It was true; Tuckerman couldn’t look like a daredevil with those enormous glasses. But to offset the studious look they gave him his face was now a beautiful lobster-like red and beginning to peel.

Any one could see, moreover, that Cotterell Hall was the apple of his eye. It amused Tom and David to see the affection and pride with which he regarded every stick and stone of the old house. Ben was more sympathetic, for Ben was by nature interested in old things, and had in turn collected everything from abandoned bird’s nests to rusty jackknives.

It was Ben who, searching through a cupboard at one side of the fireplace in the front room at the Hall, pulled out a package of old letters and gave a shout of joy. “Hi there, see what I’ve found!” he cried as he untied the bundle and threw the envelopes loosely on the table.

“What is it? Old letters,” said Tom, glancing at the yellowing paper.

“Postage stamps!” triumphed Ben. “Some of the earliest issues! I’ll bet you never saw that St. Louis stamp with the two bears on it before.”

“Humph,” said David. “Postage stamps! No one collects them now.”

But John Tuckerman looked over Ben’s shoulder, and then snatched up one of the letters. “You’re right, Benjamin. These are rare ones. I shouldn’t wonder if they were worth a great deal of money.”

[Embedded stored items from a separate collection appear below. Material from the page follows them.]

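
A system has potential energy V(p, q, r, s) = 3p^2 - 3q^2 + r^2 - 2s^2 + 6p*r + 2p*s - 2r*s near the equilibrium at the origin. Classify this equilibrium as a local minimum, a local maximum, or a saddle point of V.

The Hessian at the origin is H = [[6, 0, 6, 2], [0, -6, 0, 0], [6, 0, 2, -2], [2, 0, -2, -4]].
An LDLᵀ factorisation of H has diagonal entries 6, -6, -4, -2/3.
That gives 1 positive, 3 negative pivots.
H is indefinite, so the origin is a saddle point.

saddle point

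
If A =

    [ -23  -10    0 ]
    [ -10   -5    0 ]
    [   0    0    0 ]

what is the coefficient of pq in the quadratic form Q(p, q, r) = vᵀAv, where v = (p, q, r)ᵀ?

The coefficient of pq is A[1,2] + A[2,1] = 2·(-10) = -20.

-20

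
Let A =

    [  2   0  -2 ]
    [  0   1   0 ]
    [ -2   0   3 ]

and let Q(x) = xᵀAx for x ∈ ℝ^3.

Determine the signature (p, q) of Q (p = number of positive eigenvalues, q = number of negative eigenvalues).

(3, 0)

Row-reducing A symmetrically gives the diagonal entries 2, 1, 1.
So there are 3 positive pivots.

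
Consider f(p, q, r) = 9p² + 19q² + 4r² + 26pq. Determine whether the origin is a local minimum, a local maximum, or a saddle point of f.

The Hessian at the origin is H = [[18, 26, 0], [26, 38, 0], [0, 0, 8]].
Row-reducing H symmetrically gives the diagonal entries 18, 4/9, 8.
So there are 3 positive pivots.
H is positive definite, so the origin is a strict local minimum.

local minimum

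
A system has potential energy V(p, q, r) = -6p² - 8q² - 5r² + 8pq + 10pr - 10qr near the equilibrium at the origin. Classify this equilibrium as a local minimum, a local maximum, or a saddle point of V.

local maximum

The Hessian at the origin is H = [[-12, 8, 10], [8, -16, -10], [10, -10, -10]].
An LDLᵀ factorisation of H has diagonal entries -12, -32/3, -5/8.
That gives 3 negative pivots.
H is negative definite, so the origin is a strict local maximum.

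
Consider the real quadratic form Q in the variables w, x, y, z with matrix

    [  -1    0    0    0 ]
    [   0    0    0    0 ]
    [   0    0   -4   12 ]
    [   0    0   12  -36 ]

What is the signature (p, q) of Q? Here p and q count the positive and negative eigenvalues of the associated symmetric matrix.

Applying the same elementary operations to the rows and columns of A produces a congruent diagonal matrix with entries -1, 0, -4, 0.
Counting signs: 2 negative, 2 zero.

(0, 2)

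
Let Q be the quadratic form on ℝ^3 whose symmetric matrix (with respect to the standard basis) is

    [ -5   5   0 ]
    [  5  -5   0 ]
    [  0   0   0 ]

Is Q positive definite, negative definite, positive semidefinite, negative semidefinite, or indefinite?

Congruent diagonalization of A (simultaneous row and column reduction) yields pivots -5, 0, 0.
That gives 1 negative, 2 zero pivots.
Hence Q is negative semidefinite.

negative semidefinite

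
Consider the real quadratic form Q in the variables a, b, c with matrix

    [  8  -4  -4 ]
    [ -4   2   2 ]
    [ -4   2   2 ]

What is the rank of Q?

Symmetric row and column elimination reduces A to a congruent diagonal form with pivots 8, 0, 0.
Counting signs: 1 positive, 2 zero.
The rank is the number of nonzero pivots: 1.

1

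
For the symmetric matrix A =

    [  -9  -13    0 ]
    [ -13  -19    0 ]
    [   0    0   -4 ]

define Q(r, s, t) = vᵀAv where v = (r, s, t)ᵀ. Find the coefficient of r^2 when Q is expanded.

-9

The coefficient of r^2 is the diagonal entry A[1,1] = -9.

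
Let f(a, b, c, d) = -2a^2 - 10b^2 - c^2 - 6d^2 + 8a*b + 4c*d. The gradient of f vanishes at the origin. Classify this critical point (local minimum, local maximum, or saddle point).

local maximum

The Hessian at the origin is H = [[-4, 8, 0, 0], [8, -20, 0, 0], [0, 0, -2, 4], [0, 0, 4, -12]].
Symmetric row and column elimination reduces H to a congruent diagonal form with pivots -4, -4, -2, -4.
Counting signs: 4 negative.
H is negative definite, so the origin is a strict local maximum.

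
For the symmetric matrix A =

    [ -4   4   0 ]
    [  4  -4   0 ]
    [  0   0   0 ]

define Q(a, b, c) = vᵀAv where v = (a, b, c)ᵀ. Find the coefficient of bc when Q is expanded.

0

The coefficient of bc is A[2,3] + A[3,2] = 2·0 = 0.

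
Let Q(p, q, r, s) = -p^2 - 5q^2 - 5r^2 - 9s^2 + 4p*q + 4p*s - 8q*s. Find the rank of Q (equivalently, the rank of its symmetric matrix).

The associated matrix is A = [[-1, 2, 0, 2], [2, -5, 0, -4], [0, 0, -5, 0], [2, -4, 0, -9]].
Row-reducing A symmetrically gives the diagonal entries -1, -1, -5, -5.
Counting signs: 4 negative.
The rank is the number of nonzero pivots: 4.

4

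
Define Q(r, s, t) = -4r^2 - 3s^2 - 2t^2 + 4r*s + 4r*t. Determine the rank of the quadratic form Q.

The associated matrix is A = [[-4, 2, 2], [2, -3, 0], [2, 0, -2]].
Symmetric row and column elimination reduces A to a congruent diagonal form with pivots -4, -2, -1/2.
Counting signs: 3 negative.
The rank is the number of nonzero pivots: 3.

3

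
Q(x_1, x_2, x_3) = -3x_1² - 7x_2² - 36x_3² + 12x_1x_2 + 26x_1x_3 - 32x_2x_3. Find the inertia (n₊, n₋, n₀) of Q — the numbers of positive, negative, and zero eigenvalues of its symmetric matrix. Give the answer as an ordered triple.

(2, 1, 0)

The associated matrix is A = [[-3, 6, 13], [6, -7, -16], [13, -16, -36]].
Symmetric row and column elimination reduces A to a congruent diagonal form with pivots -3, 5, 1/3.
That gives 2 positive, 1 negative pivots.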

It was not, however, the money value of the things in the house that interested Tuckerman. It was partly his love of old things, especially of things that were beautifully made, and partly his feeling that they had belonged to the Cotterells for so long, the Cotterells being his own people. “Uncle Christopher owned all these things,” he said. “Poor Uncle Christopher. He was stiff-necked, no doubt; but he had to suffer for it. I’ve found a book he wrote in, and I can see that he was too proud to sell his heirlooms, and that he had very little money, and didn’t want anyone to know how hard up he was. So he turned hermit. He didn’t really hate other people; he was simply so made up that he couldn’t mix with them on an equal footing.”

David pretended to regard the Cotterell family secret as a great joke, although he admitted that he was very much puzzled over what he called “the mystery of the lady with enormous feet.” On the same afternoon when Ben found the rare postage stamps, David, being alone with Tom in the front room, cocked an eye at the painted gentleman on the wall, and thus addressed him:

“Sir Peter, I don’t want to be disrespectful; but it does seem to me you were mighty tight with your silver when your good neighbors were doing their best to get the thirteen United States started. Or didn’t you really have the things they suspected you of having? You’ve got a long nose and a twinkle in your eye, and I’d say it mightn’t be beyond you to have your little game at the expense of Barmouth.”